Der freie Wille macht uns zu dem, was wir sind. Zu einem Menschen. In unseren Entscheidungen sind wir, das lässt sich nicht leugnen, freier als andere Lebewesen. Freier als Einzeller wie Pantoffeltierchen oder Kieselalgen. Dennoch gilt es als gesichert, dass wir unsere Entscheidungen – zumindest im absoluten Sinn – bereits gefällt haben, ehe unser Bewusstsein davon Kenntnis nimmt. Pointiert formuliert: Wir denken nicht unsere Gedanken, sondern werden gedacht.
Einige rufen jetzt sicher: „Boah, voll der komplizierte Stoff am frühen Morgen, Tommy! Geht’s noch?“ Also will ich euch ’ne Nachbarschaftsgeschichte aufs Auge drücken.

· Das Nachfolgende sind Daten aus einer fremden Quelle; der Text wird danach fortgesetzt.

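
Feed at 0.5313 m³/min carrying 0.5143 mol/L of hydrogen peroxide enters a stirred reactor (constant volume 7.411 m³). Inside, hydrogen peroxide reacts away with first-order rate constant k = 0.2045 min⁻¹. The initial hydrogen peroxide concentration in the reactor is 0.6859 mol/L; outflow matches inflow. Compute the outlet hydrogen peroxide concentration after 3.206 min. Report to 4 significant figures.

Accumulation = in − out − consumed: V dC/dt = Q C_in − Q C − k V C.
This is linear with rate a = Q/V + k = 0.276191 min⁻¹.
C_ss = Q C_in/(Q + kV) = 0.133497 mol/L; C(t) = C_ss + (C₀ − C_ss) e^(−a t).
C(3.206) = 0.133497 + (0.552403)·e^(−0.276191·3.206) = 0.133497 + (0.552403)·0.412521 = 0.361375 mol/L.

0.3614 mol/L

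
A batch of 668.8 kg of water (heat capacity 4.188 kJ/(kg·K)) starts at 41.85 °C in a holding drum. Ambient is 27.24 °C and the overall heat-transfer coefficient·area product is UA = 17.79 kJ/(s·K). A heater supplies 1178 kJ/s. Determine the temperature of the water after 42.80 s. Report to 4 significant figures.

M c_p dT/dt = −UA(T − T_amb) + Q̇.
dT/dt = (T_ss − T)/τ with T_ss = T_amb + Q̇/UA = 27.24 + 1178/17.79 = 93.4570 °C, τ = M c_p/UA = 668.8·4.188/17.79 = 157.444 s.
T approaches T_ss exponentially: T(t) = T_ss + (T₀ − T_ss) e^(−t/τ).
T(42.80) = 93.4570 + (-51.6070)·0.761975 = 54.1338 °C.

54.13 °C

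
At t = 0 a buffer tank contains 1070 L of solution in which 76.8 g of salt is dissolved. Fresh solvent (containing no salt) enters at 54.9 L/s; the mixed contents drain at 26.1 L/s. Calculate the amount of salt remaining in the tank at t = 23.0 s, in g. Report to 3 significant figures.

49.6 g

Total volume: dV/dt = Q_in − Q_out = 28.800 L/s, so V(t) = 1070 + 28.800 t and V(23.0) = 1732.4 L.
Solute balance: dm/dt = 0 − Q_out C = −Q_out m/V(t).
dm/m = −Q_out dt/(V₀ + 28.800 t); integrating gives ln(m/m₀) = −(Q_out/(Q_in−Q_out)) ln(V/V₀).
m = m₀ (V₀/V)^(Q_out/(Q_in−Q_out)) = 76.8 × (1070/1732.4)^(0.90625) = 49.627 g.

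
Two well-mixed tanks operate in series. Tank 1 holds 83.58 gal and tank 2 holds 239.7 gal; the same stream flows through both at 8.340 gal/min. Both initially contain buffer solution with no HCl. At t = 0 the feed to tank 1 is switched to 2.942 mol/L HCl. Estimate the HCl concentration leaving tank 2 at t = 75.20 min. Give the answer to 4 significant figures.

Time constants: τᵢ = Vᵢ/Q for each well-mixed tank.
τ₁ = 83.58/8.340 = 10.0216 min; τ₂ = 239.7/8.340 = 28.7410 min.
Solving the cascade with C₁(0)=C₂(0)=0 gives C₂(t) = C_in[1 − (τ₁ e^(−t/τ₁) − τ₂ e^(−t/τ₂))/(τ₁ − τ₂)].
At t = 75.20: e^(−t/τ₁) = 0.000550984, e^(−t/τ₂) = 0.0730603.
C₂ = 2.942·[1 − (10.0216·0.000550984 − 28.7410·0.0730603)/(-18.7194)] = 2.942·0.888121 = 2.61285 mol/L.

2.613 mol/L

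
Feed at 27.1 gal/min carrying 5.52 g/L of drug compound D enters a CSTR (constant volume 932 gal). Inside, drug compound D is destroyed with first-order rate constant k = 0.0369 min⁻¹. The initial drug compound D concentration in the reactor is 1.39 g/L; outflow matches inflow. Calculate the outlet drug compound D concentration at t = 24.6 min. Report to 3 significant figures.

2.23 g/L

Accumulation = in − out − consumed: V dC/dt = Q C_in − Q C − k V C.
This is linear with rate a = Q/V + k = 0.065977 min⁻¹.
C_ss = Q C_in/(Q + kV) = 2.4328 g/L; C(t) = C_ss + (C₀ − C_ss) e^(−a t).
C(24.6) = 2.4328 + (-1.0428)·e^(−0.065977·24.6) = 2.4328 + (-1.0428)·0.19730 = 2.2270 g/L.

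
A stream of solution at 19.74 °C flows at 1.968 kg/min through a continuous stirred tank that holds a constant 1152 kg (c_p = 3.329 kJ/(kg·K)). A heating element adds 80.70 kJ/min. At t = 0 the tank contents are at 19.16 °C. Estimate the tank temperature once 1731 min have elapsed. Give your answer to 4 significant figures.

31.39 °C

M c_p dT/dt = ṁ c_p (T_in − T) + Q̇.
Rearrange: dT/dt = (T_ss − T)/τ with τ = M/ṁ = 585.366 min and T_ss = T_in + Q̇/(ṁ c_p) = 32.0578 °C.
Integrating: T(t) = T_ss + (T₀ − T_ss) e^(−t/τ).
T(1731) = 32.0578 + (-12.8978)·e^(−1731/585.366) = 32.0578 + (-12.8978)·0.0519681 = 31.3876 °C.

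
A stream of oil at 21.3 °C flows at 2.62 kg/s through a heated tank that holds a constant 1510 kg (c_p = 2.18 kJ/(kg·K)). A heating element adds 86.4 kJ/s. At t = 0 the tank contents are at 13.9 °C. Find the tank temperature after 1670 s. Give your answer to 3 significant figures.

Heat balance on the well-mixed liquid: M c_p dT/dt = ṁ c_p (T_in − T) + 86.4.
τ = M/ṁ = 576.34 s; T_ss = T_in + Q̇/(ṁ c_p) = 21.3 + 86.4/(2.62·2.18) = 36.427 °C.
T approaches T_ss exponentially: T(t) = T_ss + (T₀ − T_ss) e^(−t/τ).
T(1670) = 36.427 + (-22.527)·e^(−1670/576.34) = 36.427 + (-22.527)·0.055155 = 35.185 °C.

35.2 °C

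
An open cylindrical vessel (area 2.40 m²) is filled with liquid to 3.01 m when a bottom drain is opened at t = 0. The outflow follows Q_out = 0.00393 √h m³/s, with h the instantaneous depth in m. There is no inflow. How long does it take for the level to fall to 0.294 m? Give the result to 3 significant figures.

Unsteady balance on liquid volume: A dh/dt = −0.00393 √h.
∫ h^(−1/2) dh = −(0.00393/A) ∫ dt, giving 2√h = 2√h₀ − (0.00393/A) t.
t = 2A(√h₀ − √h)/0.00393 = 2·2.40·(√3.01 − √0.294)/0.00393
  = 4.8000 × (1.7349 − 0.54222) / 0.00393 = 1456.8 s.

1460 s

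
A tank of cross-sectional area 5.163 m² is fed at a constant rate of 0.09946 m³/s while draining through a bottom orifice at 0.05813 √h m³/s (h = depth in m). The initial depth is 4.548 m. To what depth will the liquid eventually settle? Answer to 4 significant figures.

A dh/dt = Q_in − 0.05813 √h. Steady state requires inflow = outflow:
Q_in = 0.05813 √h_ss ⇒ √h_ss = 0.09946/0.05813 = 1.71099.
h_ss = 1.71099² = 2.92750 m. (Since h₀ = 4.548 m > h_ss, the level will fall toward this value.)

2.927 m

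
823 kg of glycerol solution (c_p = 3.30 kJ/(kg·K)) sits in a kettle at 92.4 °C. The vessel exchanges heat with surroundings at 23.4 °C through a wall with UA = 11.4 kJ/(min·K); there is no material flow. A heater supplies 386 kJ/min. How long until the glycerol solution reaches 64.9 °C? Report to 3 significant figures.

Heat balance on the well-mixed liquid: M c_p dT/dt = −UA(T − T_amb) + Q̇.
τ = M c_p/UA = 238.24 min; T_ss = T_amb + Q̇/UA = 23.4 + 386/11.4 = 57.260 °C.
T(t) = T_ss + (T₀ − T_ss)e^(−t/τ); set T = 64.9:
t = −τ ln[(T − T_ss)/(T₀ − T_ss)] = −238.24 · ln(0.21742) = 363.53 min.

364 min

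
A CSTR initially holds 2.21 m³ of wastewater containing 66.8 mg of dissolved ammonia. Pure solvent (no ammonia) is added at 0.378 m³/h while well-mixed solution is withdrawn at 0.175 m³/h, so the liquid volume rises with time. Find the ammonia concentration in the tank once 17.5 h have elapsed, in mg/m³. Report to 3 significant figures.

5.07 mg/m³

Total volume: dV/dt = Q_in − Q_out = 0.20300 m³/h, so V(t) = 2.21 + 0.20300 t and V(17.5) = 5.7625 m³.
Species balance (pure solvent in): dm/dt = −Q_out · m/V(t).
dm/m = −Q_out dt/(V₀ + 0.20300 t); integrating gives ln(m/m₀) = −(Q_out/(Q_in−Q_out)) ln(V/V₀).
m = m₀ (V₀/V)^(Q_out/(Q_in−Q_out)) = 66.8 × (2.21/5.7625)^(0.86207) = 29.239 mg.
C = m/V = 29.239/5.7625 = 5.0741 mg/m³.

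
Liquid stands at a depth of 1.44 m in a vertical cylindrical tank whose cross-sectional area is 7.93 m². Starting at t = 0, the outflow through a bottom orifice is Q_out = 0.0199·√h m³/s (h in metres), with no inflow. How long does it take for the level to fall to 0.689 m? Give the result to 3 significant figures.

295 s

Mass balance (ρ constant): A dh/dt = −0.0199 √h.
Separate and integrate: 2(√h − √h₀) = −(0.0199/A) t.
t = 2A(√h₀ − √h)/0.0199 = 2·7.93·(√1.44 − √0.689)/0.0199
  = 15.860 × (1.2000 − 0.83006) / 0.0199 = 294.84 s.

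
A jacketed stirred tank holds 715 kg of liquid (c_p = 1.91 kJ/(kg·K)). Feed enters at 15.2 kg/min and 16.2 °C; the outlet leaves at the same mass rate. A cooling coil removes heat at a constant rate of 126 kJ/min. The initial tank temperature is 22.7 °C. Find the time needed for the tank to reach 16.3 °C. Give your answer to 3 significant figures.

Energy balance: M c_p dT/dt = ṁ c_p (T_in − T) − 126.
τ = M/ṁ = 47.039 min; T_ss = T_in − Q̇/(ṁ c_p) = 11.860 °C.
T(t) = T_ss + (T₀ − T_ss) e^(−t/τ). Set T = 16.3:
e^(−t/τ) = (16.3 − 11.860)/(22.7 − 11.860) = 0.40960
t = −47.039 · ln(0.40960) = 41.987 min.

42.0 min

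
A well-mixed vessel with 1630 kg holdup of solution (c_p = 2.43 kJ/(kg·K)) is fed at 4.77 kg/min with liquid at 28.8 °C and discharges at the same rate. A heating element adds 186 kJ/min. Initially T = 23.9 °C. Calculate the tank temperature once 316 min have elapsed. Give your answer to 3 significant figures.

M c_p dT/dt = ṁ c_p (T_in − T) + Q̇.
τ = M/ṁ = 341.72 min; T_ss = T_in + Q̇/(ṁ c_p) = 28.8 + 186/(4.77·2.43) = 44.847 °C.
Integrating: T(t) = T_ss + (T₀ − T_ss) e^(−t/τ).
T(316) = 44.847 + (-20.947)·e^(−316/341.72) = 44.847 + (-20.947)·0.39664 = 36.539 °C.

36.5 °C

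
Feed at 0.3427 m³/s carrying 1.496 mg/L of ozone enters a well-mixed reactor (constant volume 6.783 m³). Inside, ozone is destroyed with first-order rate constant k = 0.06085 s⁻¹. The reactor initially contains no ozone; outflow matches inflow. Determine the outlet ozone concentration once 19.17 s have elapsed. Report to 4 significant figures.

0.5984 mg/L

Accumulation = in − out − consumed: V dC/dt = Q C_in − Q C − k V C.
dC/dt = (Q/V) C_in − (Q/V + k) C; effective rate a = Q/V + k = 0.0505234 + 0.06085 = 0.111373 s⁻¹.
C_ss = Q C_in/(Q + kV) = 0.678645 mg/L; C(t) = C_ss + (C₀ − C_ss) e^(−a t).
C(19.17) = 0.678645 + (-0.678645)·e^(−0.111373·19.17) = 0.678645 + (-0.678645)·0.118241 = 0.598401 mg/L.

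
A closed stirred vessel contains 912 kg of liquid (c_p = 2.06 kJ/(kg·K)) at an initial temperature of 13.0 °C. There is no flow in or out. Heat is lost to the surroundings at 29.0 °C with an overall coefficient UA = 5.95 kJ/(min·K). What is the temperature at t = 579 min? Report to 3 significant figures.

26.4 °C

Unsteady energy balance on the tank contents: M c_p dT/dt = −UA(T − T_amb).
dT/dt = (T_ss − T)/τ with T_ss = T_amb = 29.000 °C, τ = M c_p/UA = 912·2.06/5.95 = 315.75 min.
Integrating: T(t) = T_ss + (T₀ − T_ss) e^(−t/τ).
T(579) = 29.000 + (-16.000)·0.15982 = 26.443 °C.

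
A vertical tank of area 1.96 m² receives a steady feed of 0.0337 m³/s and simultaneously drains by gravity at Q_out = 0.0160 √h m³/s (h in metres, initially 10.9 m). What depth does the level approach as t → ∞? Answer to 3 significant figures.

A dh/dt = Q_in − 0.0160 √h. Steady state requires inflow = outflow:
Q_in = 0.0160 √h_ss ⇒ √h_ss = 0.0337/0.0160 = 2.1063.
h_ss = 2.1063² = 4.4363 m. (Since h₀ = 10.9 m > h_ss, the level will fall toward this value.)

4.44 m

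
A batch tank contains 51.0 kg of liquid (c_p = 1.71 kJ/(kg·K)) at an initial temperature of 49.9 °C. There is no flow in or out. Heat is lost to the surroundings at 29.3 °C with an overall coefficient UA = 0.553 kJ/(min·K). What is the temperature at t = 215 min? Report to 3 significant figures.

M c_p dT/dt = −UA(T − T_amb).
dT/dt = (T_ss − T)/τ with T_ss = T_amb = 29.300 °C, τ = M c_p/UA = 51.0·1.71/0.553 = 157.70 min.
T approaches T_ss exponentially: T(t) = T_ss + (T₀ − T_ss) e^(−t/τ).
T(215) = 29.300 + (20.600)·0.25581 = 34.570 °C.

34.6 °C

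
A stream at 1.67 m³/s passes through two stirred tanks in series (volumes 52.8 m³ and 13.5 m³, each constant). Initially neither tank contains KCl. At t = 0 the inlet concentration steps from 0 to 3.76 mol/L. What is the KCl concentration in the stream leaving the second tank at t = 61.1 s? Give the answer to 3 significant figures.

3.03 mol/L

Species balance on tank i: dCᵢ/dt = (Cᵢ₋₁ − Cᵢ)/τᵢ with τᵢ = Vᵢ/Q.
τ₁ = 52.8/1.67 = 31.617 s; τ₂ = 13.5/1.67 = 8.0838 s.
Solving the cascade with C₁(0)=C₂(0)=0 gives C₂(t) = C_in[1 − (τ₁ e^(−t/τ₁) − τ₂ e^(−t/τ₂))/(τ₁ − τ₂)].
At t = 61.1: e^(−t/τ₁) = 0.14478, e^(−t/τ₂) = 0.00052176.
C₂ = 3.76·[1 − (31.617·0.14478 − 8.0838·0.00052176)/(23.533)] = 3.76·0.80566 = 3.0293 mol/L.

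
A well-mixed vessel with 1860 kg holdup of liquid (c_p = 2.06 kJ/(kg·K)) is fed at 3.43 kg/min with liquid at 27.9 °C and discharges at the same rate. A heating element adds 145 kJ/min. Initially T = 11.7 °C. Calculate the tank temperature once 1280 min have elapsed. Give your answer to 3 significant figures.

45.0 °C

First-law balance (no shaft work): M c_p dT/dt = ṁ c_p (T_in − T) + 145.
τ = M/ṁ = 542.27 min; T_ss = T_in + Q̇/(ṁ c_p) = 27.9 + 145/(3.43·2.06) = 48.421 °C.
Integrating: T(t) = T_ss + (T₀ − T_ss) e^(−t/τ).
T(1280) = 48.421 + (-36.721)·e^(−1280/542.27) = 48.421 + (-36.721)·0.094380 = 44.956 °C.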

Also das war so: Der Tommy und der Jimmy, die haben Nachbarn. Viele. Denn sie leben dicht an dicht in einer Wohnhaussiedlung. Und eines Tages kaufte sich der erste dieser Nachbarn eine Gartendusche. Voll happy war er mit dem Teil, und mit seiner Euphorie steckte er den zweiten Nachbarn an, der sich wenig später ebenfalls eine Gartendusche zulegte.
Am dritten Tage hatte auch der dritte Nachbar eine – na, was wohl? – Gartendusche. Stolz beugte er sich über den Gartenzaun von Tommy und Jimmy und sagte: „Guckt mal, Tommy und Jimmy, wir haben eine Gartendusche! Ihr habt keine, oder? Also, wie ihr das aushaltet, so ohne Gartendusche, ist mir ein Rätsel. Ohne Gartendusche würde ich den Sommer nicht überstehen können.“
Der Tommy und der Jimmy guckten sich nur fragend an. Denn weder der Tommy noch der Jimmy verstand, wofür man in einem kleinen Reihenhaus zwingend eine Gartendusche brauchte. Und erst recht nicht wollte Herr König, der Hund der beiden, das verstehen. Wuffend legte er mit verschmierter Schnauze, die er gestrichen voll hatte, Protest ein.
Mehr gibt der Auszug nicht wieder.